Created 12-21-2016 11:26 AM
I see 3 different options to deploy HDP on Hadoop
In my understanding 1 and 2 are managed services where the control is limited when it comes to the choice of OS etc. HDInsight has multiple cluster types (not sure whats the rationale behind this though)
Questions:
Created 12-21-2016 12:34 PM
Note that there are 3 cloud deploy options for HDP -- you are missing HDC Hortonworks Data Cloud. Also, your #2 is probably best called HDP IaaS so that it is not confused with managed services.
HDP via Cloudbreak (alternatively via Azure Marketplace for Azure)
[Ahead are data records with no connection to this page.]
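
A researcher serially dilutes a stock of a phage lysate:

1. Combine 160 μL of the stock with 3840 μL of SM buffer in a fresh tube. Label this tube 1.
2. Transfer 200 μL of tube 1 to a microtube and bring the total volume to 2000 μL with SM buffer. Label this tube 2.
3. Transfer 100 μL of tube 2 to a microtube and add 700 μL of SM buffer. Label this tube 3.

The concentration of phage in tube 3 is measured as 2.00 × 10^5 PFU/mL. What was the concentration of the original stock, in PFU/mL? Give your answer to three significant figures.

4.00 × 10^8 PFU/mL

Step 1: 160 μL + 3840 μL = 4000 μL total → factor 4000/160 = 25
Step 2: 200 μL brought to 2000 μL → factor 2000/200 = 10
Step 3: 100 μL + 700 μL = 800 μL total → factor 800/100 = 8
Overall dilution factor = 25 × 10 × 8 = 2000
Stock = 2.00 × 10^5 PFU/mL × 2000 = 4.00 × 10^8 PFU/mL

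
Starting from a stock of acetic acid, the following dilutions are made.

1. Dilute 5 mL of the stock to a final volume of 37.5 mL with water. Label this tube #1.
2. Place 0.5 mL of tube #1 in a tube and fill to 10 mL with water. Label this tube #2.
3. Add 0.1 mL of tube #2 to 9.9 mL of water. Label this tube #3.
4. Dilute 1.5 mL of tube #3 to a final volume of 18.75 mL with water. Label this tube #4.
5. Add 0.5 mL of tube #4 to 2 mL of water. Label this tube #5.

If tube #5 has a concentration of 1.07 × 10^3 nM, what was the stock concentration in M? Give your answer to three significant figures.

1.00 M

Step 1: 5 mL brought to 37.5 mL → factor 37.5/5 = 7.5
Step 2: 0.5 mL brought to 10 mL → factor 10/0.5 = 20
Step 3: 0.1 mL + 9.9 mL = 10 mL total → factor 10/0.1 = 100
Step 4: 1.5 mL brought to 18.75 mL → factor 18.75/1.5 = 12.5
Step 5: 0.5 mL + 2 mL = 2.5 mL total → factor 2.5/0.5 = 5
Overall dilution factor = 7.5 × 20 × 100 × 12.5 × 5 = 9.375 × 10^5
Stock = 1.07 × 10^3 nM × 9.375 × 10^5 = 1.003 × 10^9 nM = 1.00 M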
This is a full deployment of whatever cluster configurations you want to deploy to either AWS, Azure, Google or OpenStack. This is pure IaaS. It is like having your full on-prem possibilities in the cloud. Hortonworks tool Cloudbreak helps provisioning of the IaaS instances and their management including autoscaling. Blueprints help select preconfigured cluster types but you can use whatever server instances and cluster configurations (number of masternodes, datanodes, how HDP service are distributed across them) you wish. It deploys all HDP services via Ambari as you would on prem. You can use HDFS or S3, Blob etc as storage, or a combination. It is meant for long-running ("permanent") clusters. For Azure, you can alternatively deploy your full cluster via the Azure Marketplace instead of using Cloudbreak.
HDInsight
This is PaaS or managed services on Azure. It includes most, but not all HDP services (e.g. has HBase, Storm, Spark but currently does not have Atlas) and also has R Server on Spark, and these are managed as Azure services engineered by Microsoft and Hortonworks to conform to the Azure platform. It has a set of preconfigured cluster types to make spinning up a cluster easy and fast. It can use HDFS, ADLS or WASB storage. It is meant for both long-running and ephemeral clusters (spin down when work is completed). For ephemeral storage data is persisted in ADLS or WASB and Hive metadata is persisted so that you can spin up a new cluster and pick up data and hive state from any previous work.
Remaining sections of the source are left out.